Cybersecurity researchers have paid attention to a new company that actively exploits the recently disclosed critical security lack in Langflow to deliver Flodrix Batnet malicious software.
“Attackers use vulnerability to perform boot scenarios on compromised Langflow servers, which in turn – Note In a technical report published today.
Activities entails operating Cve-2025-3248 (CVSS assessment: 9.8), lack of authentication vulnerability Debt.
Successful lack of lack can allow an unauthorized attacker to perform an arbitrary code using the developed HTTP requests. It was secured by Langflow in March 2025 with version 1.3.0.
Last month, the US Cybersecurity Agency (CISA) named Active Operation CVE-2025-3248 in the wild, and the Sans Institute of Technology shows that it has revealed attempts to operate against its Honeypot servers.
Latest conclusions Trend Micro Show that threatening subjects are targeted Publicly available Concept check code (POC) for exploration and refusal to download the shell, which is responsible for receiving and performing malicious Flodrix Botnet software with “80.66.75 () 121: 25565.”
After installing FLODRIX set a connection with a remote server to receive commands over TCP to launch common service refusal attacks (DDOS) on target IP addresses of interest. Botnet also supports connections over the Tor anonymity network.
“Since Langflow does not perform an input or sandbox check, these useful loads are composed and performed in the context of the server, leading to (removed removed code),” the researchers said. “Based on these stages, the attacker probably profiles all vulnerable servers and uses the data collected to identify high -value goals for future infections.”
Trend Micro said he identified unknown threats that take different download scenarios on the same hosts used to obtain FLODRIX, believing that the company is actively developing.
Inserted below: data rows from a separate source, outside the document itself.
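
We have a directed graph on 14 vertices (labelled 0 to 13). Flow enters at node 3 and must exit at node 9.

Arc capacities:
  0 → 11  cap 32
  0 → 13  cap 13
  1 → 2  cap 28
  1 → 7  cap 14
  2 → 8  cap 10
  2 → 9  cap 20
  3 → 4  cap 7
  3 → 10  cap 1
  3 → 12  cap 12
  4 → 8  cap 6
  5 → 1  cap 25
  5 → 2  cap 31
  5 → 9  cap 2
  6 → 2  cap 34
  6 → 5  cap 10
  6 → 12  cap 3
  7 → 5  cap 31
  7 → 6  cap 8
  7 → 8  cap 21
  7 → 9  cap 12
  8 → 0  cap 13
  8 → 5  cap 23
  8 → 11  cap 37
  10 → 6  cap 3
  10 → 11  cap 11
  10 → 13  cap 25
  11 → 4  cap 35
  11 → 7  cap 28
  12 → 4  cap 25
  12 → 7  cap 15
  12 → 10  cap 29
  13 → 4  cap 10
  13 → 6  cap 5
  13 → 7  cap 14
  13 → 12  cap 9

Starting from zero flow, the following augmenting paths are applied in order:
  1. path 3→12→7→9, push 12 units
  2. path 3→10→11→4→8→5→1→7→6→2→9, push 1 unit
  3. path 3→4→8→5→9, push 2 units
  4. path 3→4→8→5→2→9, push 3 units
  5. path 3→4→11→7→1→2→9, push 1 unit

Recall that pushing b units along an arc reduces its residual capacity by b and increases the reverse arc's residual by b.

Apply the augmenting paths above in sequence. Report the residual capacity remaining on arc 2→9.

Residual capacity of (2,9): 15

after path 1 (3→12→7→9, push 12): res(2,9)=20
after path 2 (3→10→11→4→8→5→1→7→6→2→9, push 1): res(2,9)=19
after path 3 (3→4→8→5→9, push 2): res(2,9)=19
after path 4 (3→4→8→5→2→9, push 3): res(2,9)=16
after path 5 (3→4→11→7→1→2→9, push 1): res(2,9)=15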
Flodrix is evaluated as the evolution of another botten called Leetozer This is due to Sheron. The advanced option includes the ability to remove itself, minimize judicial traces and complicate the analysis efforts by firing server and control addresses (C2) and other important indicators.
“Another significant change is the introduction of new types of DDOS attacks, which are now also encrypted, adding another layer of aggravation,” said Trend Micro. “The new sample also noticeably lists running processes by opening /Proc to access all launch processes.”